Anyway, at first, I debated whether or not to continue exercising, or if I should take a break and resume once I've adjusted to the new schedule. The vast majority of fitness websites and bloggers will tell you, "Sleep is important! Take a break and get caught up on sleep!" Of course sleep is important. It's when the body is recharging and when most muscle growth and recovery takes place.

Unfortunately, the advice to "take a break and get caught up on sleep" is geared more toward people who have a bad night of sleep every once in awhile. It's useless to those who, like me, are trying to adapt to a new schedule. It's even more useless to those with insomnia and other chronic sleep issues, because getting caught up on sleep may not be as simple as these folks make it sound. There's also the fact that regular exercise can help people with sleep disorders eventually get more and/or better sleep.

I decided that I'm certainly not going to stop working out for these few weeks. Whenever I stop for that long, I have a heck of a time trying to get back into it. It's exactly why I'm in the shape I'm in now. I'm even still doing my TurboFire workouts. For those who aren't familiar with TurboFire, Chalene, the instructor, will say, "You're not tired!" once or twice during the workout. The first time I heard that after a night of only 4.5 hours of sleep, I thought, "Yes, I am tired!" I still got through the workout, but I had to do it with less intensity than normal.
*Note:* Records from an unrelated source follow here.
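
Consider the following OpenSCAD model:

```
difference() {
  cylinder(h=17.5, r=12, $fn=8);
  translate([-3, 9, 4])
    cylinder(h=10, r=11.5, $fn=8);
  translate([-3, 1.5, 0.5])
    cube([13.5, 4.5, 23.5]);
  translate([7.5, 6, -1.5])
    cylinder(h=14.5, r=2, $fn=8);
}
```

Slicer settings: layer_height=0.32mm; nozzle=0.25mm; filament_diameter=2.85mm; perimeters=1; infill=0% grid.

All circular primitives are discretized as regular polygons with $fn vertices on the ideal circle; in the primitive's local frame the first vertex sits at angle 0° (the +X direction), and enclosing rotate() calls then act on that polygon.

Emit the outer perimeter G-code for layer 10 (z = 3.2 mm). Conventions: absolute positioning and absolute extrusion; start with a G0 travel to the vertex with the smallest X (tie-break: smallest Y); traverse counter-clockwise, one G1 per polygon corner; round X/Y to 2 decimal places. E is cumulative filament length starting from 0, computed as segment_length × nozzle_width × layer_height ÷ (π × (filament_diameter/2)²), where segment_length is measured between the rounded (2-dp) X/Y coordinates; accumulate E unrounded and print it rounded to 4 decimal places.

At z = 3.2 mm: the r=12 cylinder gives a regular 8-gon of circumradius 12 (constant along its height); the cylinder at (-3, 9) is not intersected at this z (z outside [4, 14]); the 13.5×4.5 cube at (-3, 1.5) contributes its full rectangle; the cylinder at (7.5, 6): section is a regular 8-gon, circumradius r=2; After the difference (first − rest): starting from the r=12 cylinder, the 13.5×4.5 cube at (-3, 1.5) partially overlaps it — only the 59.58 mm² overlap (of its 60.75 mm²) is removed, clipping the outline; the r=2 cylinder at (7.5, 6) partially overlaps it — only the 5.66 mm² overlap (of its 11.31 mm²) is removed, clipping the outline — 1 connected region. The outline is a single polygon with 18 vertices. Extrusion per mm of travel: 0.25 × 0.32 / (π × 1.425²) = 0.012540. Accumulating E over each segment gives final E = 1.3250.

G0 X-12.00 Y0.00 Z3.20
G1 X-8.49 Y-8.49 E0.1152
G1 X0.00 Y-12.00 E0.2304
G1 X8.49 Y-8.49 E0.3456
G1 X12.00 Y0.00 E0.4608
G1 X10.50 Y3.62 E0.5100
G1 X10.50 Y1.50 E0.5366
G1 X-3.00 Y1.50 E0.7059
G1 X-3.00 Y6.00 E0.7623
G1 X5.50 Y6.00 E0.8689
G1 X6.09 Y7.41 E0.8880
G1 X7.50 Y8.00 E0.9072
G1 X8.91 Y7.41 E0.9264
G1 X9.50 Y6.00 E0.9455
G1 X9.51 Y6.00 E0.9457
G1 X8.49 Y8.49 E0.9794
G1 X0.00 Y12.00 E1.0946
G1 X-8.49 Y8.49 E1.2098
G1 X-12.00 Y0.00 E1.3250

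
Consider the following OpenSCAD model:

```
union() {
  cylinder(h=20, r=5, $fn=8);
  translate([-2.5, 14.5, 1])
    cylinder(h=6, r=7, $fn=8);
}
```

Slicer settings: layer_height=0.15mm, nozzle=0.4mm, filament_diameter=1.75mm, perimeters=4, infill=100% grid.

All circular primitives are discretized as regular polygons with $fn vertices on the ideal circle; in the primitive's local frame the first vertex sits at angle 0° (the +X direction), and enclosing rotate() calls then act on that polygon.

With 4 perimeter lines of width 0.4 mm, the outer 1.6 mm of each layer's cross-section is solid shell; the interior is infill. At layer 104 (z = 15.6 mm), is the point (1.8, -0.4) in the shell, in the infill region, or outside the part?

infill

At z = 15.6 mm: the cylinder: section is a regular 8-gon, circumradius r=5; the cylinder at (-2.5, 14.5) is not intersected at this z (z outside [1, 7]); Combining (union): only the r=5 cylinder is present, so the union is just that shape — 1 connected region. Overall, the cross-section is a single solid region. The nearest boundary edge runs (3.54, -3.54)→(5.00, 0.00); distance from the point to it = 2.80 mm. The point is inside the cross-section and 2.80 mm from the nearest boundary — more than the 1.6 mm shell width (4 × 0.4), so it's in the infill interior.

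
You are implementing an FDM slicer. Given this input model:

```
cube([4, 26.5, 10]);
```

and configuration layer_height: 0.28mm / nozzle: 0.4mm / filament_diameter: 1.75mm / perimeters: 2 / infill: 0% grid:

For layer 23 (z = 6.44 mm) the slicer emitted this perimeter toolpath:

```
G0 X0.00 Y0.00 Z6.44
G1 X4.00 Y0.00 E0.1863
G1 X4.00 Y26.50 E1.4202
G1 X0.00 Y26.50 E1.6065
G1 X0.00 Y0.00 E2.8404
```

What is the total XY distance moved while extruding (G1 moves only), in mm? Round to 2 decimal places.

Sum the Euclidean lengths of each G1 segment: total = 61.00 mm.

61.00 mm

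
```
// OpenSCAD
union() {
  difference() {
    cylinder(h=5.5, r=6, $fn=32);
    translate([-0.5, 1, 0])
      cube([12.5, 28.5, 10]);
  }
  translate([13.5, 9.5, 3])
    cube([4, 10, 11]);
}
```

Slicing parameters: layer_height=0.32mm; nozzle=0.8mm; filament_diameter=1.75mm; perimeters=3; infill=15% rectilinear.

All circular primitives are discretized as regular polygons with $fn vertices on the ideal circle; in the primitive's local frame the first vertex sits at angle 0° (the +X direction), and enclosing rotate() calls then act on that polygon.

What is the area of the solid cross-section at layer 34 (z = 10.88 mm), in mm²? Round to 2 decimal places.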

When I get between 5 and 6 hours of sleep (which is most nights as of late), I can exercise at pretty close to my usual intensity. I do it when I get home from work, and I may feel like there's no way I'm going to get through it when I start, but I do get through it. It also energizes me so that I can get through the rest of the day. I don't think I'd be able to do any heavy strength training while sleep-deprived, but the resistance band workouts that come with TurboFire are fine.

I think the good old "listen to your body" advice is probably best when wondering whether or not to exercise when you haven't had enough sleep. For some people, exercising in a sleep-deprived state may be a bit too much. For others, it will give them an energy boost, and may even help them improve their sleep.